Large models might not be necessary

I suspect this is a pattern in machine learning. Large models may not be necessary.

Is Transfer Learning Necessary for Protein Landscape Prediction

URL: https://arxiv.org/abs/2011.03443

My key summary of ideas in the paper:

The models benchmarked in TAPE are cool and all, but there are simpler models that can outperform these models in learning tasks.

We find that relatively shallow CNN encoders (1-layer for fluorescence, 3-layer for stability) can compete with and even outperform the models benchmarked in TAPE. For the fluorescence task, in particular, a simple linear regression model trained on full one-hot encodings outperforms our models and the TAPE models. Additionally, 2-layer CNN models offer competitive performance with Rives et al.’s ESM (evolutionary scale modeling) transformer models on β-lactamase variant activity prediction.

While TAPE’s benchmarking argued that pretraining improves the performance of language models on downstream landscape prediction tasks, our results show that small supervised models can, in a fraction of the time and compute required for semi-supervised models, achieve competitive performance on the same tasks.

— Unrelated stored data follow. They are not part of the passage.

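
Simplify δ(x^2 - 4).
\frac{\delta(x + 2) + \delta(x - 2)}{4}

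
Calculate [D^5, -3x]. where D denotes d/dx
-15D^{4}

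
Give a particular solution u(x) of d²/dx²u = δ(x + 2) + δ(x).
\frac{|x + 2|}{2} + \frac{|x|}{2}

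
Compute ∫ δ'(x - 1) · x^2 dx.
-2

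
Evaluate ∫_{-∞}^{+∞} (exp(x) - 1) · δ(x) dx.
0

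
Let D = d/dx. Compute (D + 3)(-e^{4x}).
- 7 e^{4 x}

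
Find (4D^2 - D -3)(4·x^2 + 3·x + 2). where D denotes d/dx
- 12 x^{2} - 17 x + 23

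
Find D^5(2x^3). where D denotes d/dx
0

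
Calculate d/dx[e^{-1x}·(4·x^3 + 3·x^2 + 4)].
\left(- 4 x^{3} + 9 x^{2} + 6 x - 4\right) e^{- x}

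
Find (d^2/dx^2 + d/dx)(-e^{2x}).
- 6 e^{2 x}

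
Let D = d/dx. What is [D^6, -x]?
-6D^{5}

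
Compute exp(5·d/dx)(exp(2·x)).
e^{2 x + 10}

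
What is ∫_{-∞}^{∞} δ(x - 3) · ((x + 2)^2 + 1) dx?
26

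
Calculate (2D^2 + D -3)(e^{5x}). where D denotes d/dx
52 e^{5 x}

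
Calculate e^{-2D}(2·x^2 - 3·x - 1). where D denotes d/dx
2 x^{2} - 11 x + 13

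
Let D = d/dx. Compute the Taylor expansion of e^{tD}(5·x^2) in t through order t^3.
5 t^{2} + 10 t x + 5 x^{2}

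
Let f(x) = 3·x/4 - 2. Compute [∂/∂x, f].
\frac{3}{4}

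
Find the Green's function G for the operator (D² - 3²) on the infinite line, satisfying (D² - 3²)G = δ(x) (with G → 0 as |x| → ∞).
-\frac{e^{-3|x|}}{6}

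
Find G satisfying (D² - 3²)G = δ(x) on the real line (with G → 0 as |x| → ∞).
-\frac{e^{-3|x|}}{6}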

So... the use of pre-training in big ML models is premised on this idea: "conditioned on us deciding that we want to use language models, pre-training is necessary to improve activity". However, this paper is saying, "you don't even have to use an overpowered language model, for a large fraction of tasks, you can just use a simpler CNN".

Model architectures:

  • From the text: Our supervised models only rely on 1-D convolution layers, dense layers, and ReLU activations.

The results presented in the paper do seem to suggest that empirically, these large language models aren't necessary. (see: Large models might not be necessary)

We see that relatively simple and small CNN models trained entirely with supervised learning for fluorescence or stability prediction compete with and outperform the semi-supervised models benchmarked in TAPE [12], despite requiring substantially less time and compute.